We spent all day Monday planning for multiple contingencies and worst-case scenarios. I gathered and disbursed information, created document sites outside our firewall, and we prepared for the worst. At home we secured our incredibly messy yard, bought water and non-perishable food supplies and Bill very capably led the charge, getting literally everything done while I focused on mom. We made a plan to keep the cats all in for the duration of the storm, which meant more open rooms, more litter boxes, and lots of cat food.

The HOA meeting happened successfully, and I finished up the editing project well ahead of deadline, knowing we might be out of power for weeks.

We were spared the worst-case scenarios and watched in horror as our neighboring communities were devastated. One of the BBBB's uncles, whom I had met briefly at the reunion, lost his life in the storm. At work we took calls from people in shelters and we continue to arrange services for people displaced by the storm.

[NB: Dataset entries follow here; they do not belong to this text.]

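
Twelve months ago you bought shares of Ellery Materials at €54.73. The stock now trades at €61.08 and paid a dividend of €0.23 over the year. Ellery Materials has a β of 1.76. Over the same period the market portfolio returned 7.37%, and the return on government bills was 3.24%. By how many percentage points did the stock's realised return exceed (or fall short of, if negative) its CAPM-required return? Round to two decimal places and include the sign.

+1.51%

Realised HPR = (P1 + D1 − P0) / P0 = (61.08 + 0.23 − 54.73) / 54.73 = 6.58 / 54.73 = 12.0227%
MRP = 7.37% − 3.24% = 4.13%
CAPM required = R_f + β·MRP = 3.24% + 1.76 × 4.13% = 10.5088%
α = realised − required = 12.0227% − 10.5088% = +1.51%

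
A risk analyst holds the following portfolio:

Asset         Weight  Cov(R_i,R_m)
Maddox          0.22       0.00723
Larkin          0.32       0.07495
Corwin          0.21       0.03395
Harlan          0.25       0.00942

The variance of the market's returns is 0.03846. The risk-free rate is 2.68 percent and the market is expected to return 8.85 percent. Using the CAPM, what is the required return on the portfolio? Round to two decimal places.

8.30%

β_Maddox = 0.00723 / 0.03846 = 0.1880
β_Larkin = 0.07495 / 0.03846 = 1.9488
β_Corwin = 0.03395 / 0.03846 = 0.8827
β_Harlan = 0.00942 / 0.03846 = 0.2449
β_P = Σ w_i β_i = 0.22×0.1880 + 0.32×1.9488 + 0.21×0.8827 + 0.25×0.2449 = 0.9116
MRP = 8.85% − 2.68% = 6.17%
E(R_P) = R_f + β_P × MRP = 2.68% + 0.9116 × 6.17% = 8.30%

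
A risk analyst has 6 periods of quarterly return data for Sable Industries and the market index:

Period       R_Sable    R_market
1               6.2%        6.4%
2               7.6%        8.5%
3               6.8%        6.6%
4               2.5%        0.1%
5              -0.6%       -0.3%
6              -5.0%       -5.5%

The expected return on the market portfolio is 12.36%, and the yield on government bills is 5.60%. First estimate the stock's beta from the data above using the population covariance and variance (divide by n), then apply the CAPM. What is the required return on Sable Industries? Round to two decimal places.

Mean R_i = (6.2 + 7.6 + 6.8 + 2.5 − 0.6 − 5.0) / 6 = 2.9167%
Mean R_m = (6.4 + 8.5 + 6.6 + 0.1 − 0.3 − 5.5) / 6 = 2.6333%
Σ(R_i − R̄_i)(R_m − R̄_m) = 131.0067  ⇒  Cov = 131.0067 / 6 = 21.8345
Σ(R_m − R̄_m)² = 145.5133  ⇒  Var(R_m) = 145.5133 / 6 = 24.2522
β = Cov / Var(R_m) = 21.8345 / 24.2522 = 0.9003
MRP = 12.36% − 5.60% = 6.76%
E(R) = R_f + β × MRP = 5.60% + 0.9003 × 6.76% = 11.69%

11.69%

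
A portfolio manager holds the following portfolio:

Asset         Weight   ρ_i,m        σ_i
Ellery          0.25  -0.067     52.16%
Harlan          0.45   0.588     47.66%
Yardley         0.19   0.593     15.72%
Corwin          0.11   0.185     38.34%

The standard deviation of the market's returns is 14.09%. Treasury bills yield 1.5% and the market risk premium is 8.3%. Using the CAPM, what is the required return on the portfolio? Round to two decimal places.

β_Ellery = -0.067 × 52.16% / 14.09% = -0.2480
β_Harlan = 0.588 × 47.66% / 14.09% = 1.9889
β_Yardley = 0.593 × 15.72% / 14.09% = 0.6616
β_Corwin = 0.185 × 38.34% / 14.09% = 0.5034
β_P = Σ w_i β_i = 0.25×-0.2480 + 0.45×1.9889 + 0.19×0.6616 + 0.11×0.5034 = 1.0141
E(R_P) = R_f + β_P × MRP = 1.5% + 1.0141 × 8.3% = 9.92%

9.92%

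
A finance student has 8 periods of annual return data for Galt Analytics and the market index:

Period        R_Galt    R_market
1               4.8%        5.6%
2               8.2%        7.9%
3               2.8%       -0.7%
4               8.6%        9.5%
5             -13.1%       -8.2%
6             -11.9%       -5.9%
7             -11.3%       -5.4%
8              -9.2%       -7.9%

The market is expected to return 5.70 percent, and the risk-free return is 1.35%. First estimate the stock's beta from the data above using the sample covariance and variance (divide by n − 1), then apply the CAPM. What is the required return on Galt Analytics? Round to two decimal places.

6.80%

Mean R_i = (4.8 + 8.2 + 2.8 + 8.6 − 13.1 − 11.9 − 11.3 − 9.2) / 8 = -2.6375%
Mean R_m = (5.6 + 7.9 − 0.7 + 9.5 − 8.2 − 5.9 − 5.4 − 7.9) / 8 = -0.6375%
Σ(R_i − R̄_i)(R_m − R̄_m) = 469.2788  ⇒  Cov = 469.2788 / 7 = 67.0398
Σ(R_m − R̄_m)² = 374.8788  ⇒  Var(R_m) = 374.8788 / 7 = 53.5541
β = Cov / Var(R_m) = 67.0398 / 53.5541 = 1.2518
MRP = 5.70% − 1.35% = 4.35%
E(R) = R_f + β × MRP = 1.35% + 1.2518 × 4.35% = 6.80%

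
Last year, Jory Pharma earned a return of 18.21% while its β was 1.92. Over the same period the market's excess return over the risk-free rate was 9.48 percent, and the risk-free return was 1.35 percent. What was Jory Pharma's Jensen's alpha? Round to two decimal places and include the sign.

CAPM benchmark = R_f + β(R_m − R_f) = 1.35% + 1.92 × 9.48% = 19.5516%
α = actual − benchmark = 18.21% − 19.5516% = -1.34%

-1.34%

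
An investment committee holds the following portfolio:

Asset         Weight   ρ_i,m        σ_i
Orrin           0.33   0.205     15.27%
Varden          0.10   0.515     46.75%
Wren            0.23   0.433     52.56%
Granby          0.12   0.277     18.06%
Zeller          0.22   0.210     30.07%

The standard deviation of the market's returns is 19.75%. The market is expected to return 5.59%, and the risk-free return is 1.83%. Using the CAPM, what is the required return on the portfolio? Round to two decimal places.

3.86%

β_Orrin = 0.205 × 15.27% / 19.75% = 0.1585
β_Varden = 0.515 × 46.75% / 19.75% = 1.2191
β_Wren = 0.433 × 52.56% / 19.75% = 1.1523
β_Granby = 0.277 × 18.06% / 19.75% = 0.2533
β_Zeller = 0.210 × 30.07% / 19.75% = 0.3197
β_P = Σ w_i β_i = 0.33×0.1585 + 0.10×1.2191 + 0.23×1.1523 + 0.12×0.2533 + 0.22×0.3197 = 0.5400
MRP = 5.59% − 1.83% = 3.76%
E(R_P) = R_f + β_P × MRP = 1.83% + 0.5400 × 3.76% = 3.86%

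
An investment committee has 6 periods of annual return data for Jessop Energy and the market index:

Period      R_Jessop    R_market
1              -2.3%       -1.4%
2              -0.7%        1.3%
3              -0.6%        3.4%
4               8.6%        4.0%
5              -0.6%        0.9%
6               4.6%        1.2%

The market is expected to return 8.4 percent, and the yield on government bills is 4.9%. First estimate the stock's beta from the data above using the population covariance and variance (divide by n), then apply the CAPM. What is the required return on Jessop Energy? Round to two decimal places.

9.67%

Mean R_i = (-2.3 − 0.7 − 0.6 + 8.6 − 0.6 + 4.6) / 6 = 1.5000%
Mean R_m = (-1.4 + 1.3 + 3.4 + 4.0 + 0.9 + 1.2) / 6 = 1.5667%
Σ(R_i − R̄_i)(R_m − R̄_m) = 25.5500  ⇒  Cov = 25.5500 / 6 = 4.2583
Σ(R_m − R̄_m)² = 18.7333  ⇒  Var(R_m) = 18.7333 / 6 = 3.1222
β = Cov / Var(R_m) = 4.2583 / 3.1222 = 1.3639
MRP = 8.4% − 4.9% = 3.50%
E(R) = R_f + β × MRP = 4.9% + 1.3639 × 3.5% = 9.67%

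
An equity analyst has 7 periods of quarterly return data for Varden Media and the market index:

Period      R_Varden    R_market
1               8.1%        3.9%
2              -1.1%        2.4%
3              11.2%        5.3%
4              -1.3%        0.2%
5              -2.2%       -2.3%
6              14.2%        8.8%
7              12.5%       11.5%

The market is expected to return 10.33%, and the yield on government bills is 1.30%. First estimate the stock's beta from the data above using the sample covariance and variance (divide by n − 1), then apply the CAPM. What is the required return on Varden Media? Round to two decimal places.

Mean R_i = (8.1 − 1.1 + 11.2 − 1.3 − 2.2 + 14.2 + 12.5) / 7 = 5.9143%
Mean R_m = (3.9 + 2.4 + 5.3 + 0.2 − 2.3 + 8.8 + 11.5) / 7 = 4.2571%
Σ(R_i − R̄_i)(R_m − R̄_m) = 185.5743  ⇒  Cov = 185.5743 / 6 = 30.9291
Σ(R_m − R̄_m)² = 137.2171  ⇒  Var(R_m) = 137.2171 / 6 = 22.8695
β = Cov / Var(R_m) = 30.9291 / 22.8695 = 1.3524
MRP = 10.33% − 1.30% = 9.03%
E(R) = R_f + β × MRP = 1.30% + 1.3524 × 9.03% = 13.51%

13.51%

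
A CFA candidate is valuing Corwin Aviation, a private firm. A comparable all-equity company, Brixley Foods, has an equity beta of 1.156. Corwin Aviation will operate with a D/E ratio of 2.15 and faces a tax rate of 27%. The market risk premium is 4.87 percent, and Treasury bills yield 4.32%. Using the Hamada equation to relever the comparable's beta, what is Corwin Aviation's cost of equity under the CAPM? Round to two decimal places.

β_L = β_U × [1 + (1 − t)(D/E)] = 1.156 × [1 + (1 − 0.27) × 2.15]
    = 1.156 × [1 + 0.73 × 2.15] = 1.156 × 2.5695 = 2.9703
E(R) = R_f + β_L × MRP = 4.32% + 2.9703 × 4.87% = 18.79%

18.79%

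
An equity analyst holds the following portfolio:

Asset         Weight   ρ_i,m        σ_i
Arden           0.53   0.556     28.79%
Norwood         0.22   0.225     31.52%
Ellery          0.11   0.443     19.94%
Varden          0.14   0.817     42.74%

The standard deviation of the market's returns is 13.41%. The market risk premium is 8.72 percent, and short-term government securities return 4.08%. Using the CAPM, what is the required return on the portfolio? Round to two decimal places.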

The storm hit on the weekend of my niece's wedding, and we were all saddened by its reality when she had to postpone. In a few years it won't matter--she will be happily married with her memories of a beautiful wedding and her family all around. But in these intervening months, she won't be married, and she won't have a heart filled with the happy memories of walking down the aisle. I felt for her.

The residential ghost hunters’ case scheduled that same day (that I would have had to miss) got rescheduled for the following weekend, and I can now say I have been on a residential case. I am fairly sure I will be a good fit for this team, but if in the end it doesn't work out, this summer of everything will at least be “that summer I was a ghost Hunter,” or, even more aptly, “that summer I got to sit at the cool kids’ table.”

As I write this, life is returning to normal. My mom is starting to feel much better. We are back to walking the dog together in the morning. She is almost done with the antibiotics. She will be ok.

My friend with the cancer battle has been mostly victorious and it's looking like she won't need ongoing treatments this round.

Spork! weighed in at an incredible ten pounds this morning--way more than he weighed before he went missing.

Saulé loves his glass box, which we have tricked out with climbing spaces and perching spaces and a small bog.

I'm going on another big ghost hunt this weekend, and we have another residential case in the hopper.

That editing job? I have plans to meet with a friend after the holidays to seriously discuss writing and marketing some of our family education materials.

And you may not be surprised to learn, I am sleeping many hours each night. I even nap during the day.

It has definitely been the summer of everything. Everything wonderful. And everything terrible.